Today, Coles-Moultrie Electric Cooperative (CMEC) has over 9,500 members and an electrical distribution system spanning over 1,900 miles. CMEC serves residents in Coles, Clark, Cumberland, Douglas, Edgar, Moultrie, Piatt and Shelby counties. In addition, CMEC also serves 850 small commercial business and large commercial accounts such as Lake Land College, Sarah Bush Health Center, Mattoon Precision, and Mid State Tank.
As the demand for electricity increases, the potential to negatively impact avian populations grows. With the help of Douglas-Hart Nature Center, Lake Land College, and Eastern Illinois University, CMEC has developed an extensive Avian Protection Plan (APP) to help protect, study and understand avian interactions with power lines.

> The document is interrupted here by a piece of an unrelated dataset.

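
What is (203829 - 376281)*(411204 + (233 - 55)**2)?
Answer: -76376921376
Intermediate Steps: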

Birds such as hawks, eagles, owls, osprey and ravens commonly use utility structures for perching, roosting, hunting and nesting. These behaviors are especially common in CMEC’s service area, since most of our territory is covered with farm land. Farming reduces forested land cover and thus makes natural perching habitats for birds few and far between. With no natural place to perch, birds resort to using utility poles and lines for perches. Depending on the bird’s size, age, and other factors, this type of behavior can be problematic.
While it is safe for most birds to perch on power-lines, larger birds (such as those listed above) are at a higher risk for electrocution. Due to their size, larger birds have a higher chance of contacting two parts of a power pole at the same time that have a difference in electric potential. This difference in potential is what electrocutes a bird. Even if a bird bridges a connection between an energized line and a non-energized line, the difference in potential is still there and the bird will be electrocuted. Typically, birds bridge a connection when they fly off of the pole, or when land on the pole; sometimes this can result in an outage.
Many techniques have been developed to help protect avian species from power utilities. One common method is to use special plastic caps on equipment to prevent a bird from touching multiple conductors at once. Additionally, there are also various types of insulators that can be installed on energized wires to prevent contact with the lines. Another frequently used method is to widen the distance between equipment on the poles; a good example of this is adding wider cross arms.
In addition to being electrocuted, birds can also be injured by colliding into power lines when they are flying. Although collisions are rare, they happen most in areas near water, and typically affect ducks, swans, geese, pelicans and other large water birds. A common method to prevent collisions is to make the lines more visible with specially painted devices.
Reporting a Bird Sighting
To report a bird sighting, use the map to pinpoint the location of the sighting. On your mobile device, press for a few seconds on the location until you see a dialog box appear (desktop users can right-click to bring up this dialog box). From there, enter the type of bird. You can also leave your phone number if you would like a follow-up call from CMEC.
If you would like to report a dead bird and do not want to use our online reporting tool you can contact us directly:
A large part of protecting local bird populations is understanding where birds are being electrocuted. By filling a report with us, you allow us to better understand how local birds are interacting with our lines. Additionally, your report will help contribute to ongoing scientific research, both nationally and locally.
What happens after a report is sent?
After a bird has been reported through CMEC’s website, a CMEC representative will be notified and a CMEC employee will come out to collect information on the bird. Under no circumstances, should you move the bird! If the user provides a phone number with their report, they may be contacted and asked a couple of additional questions. From there, the appropriate agencies will be contacted and the bird will be removed from the site. The information collected will be processed and included in future analysis.
Frequently Asked Questions
If you find a dead bird near a power line please do not move it! Instead contact our office (217-235-0341) or use our interactive web map to mark the location of the bird.
CMEC uses a GIS (Geographic Information Systems) computer model to display, store, edit, and analyze information about avian populations and our electrical system. Using the GIS allows us to map trends in bird deaths as well as bird sightings that are near our lines.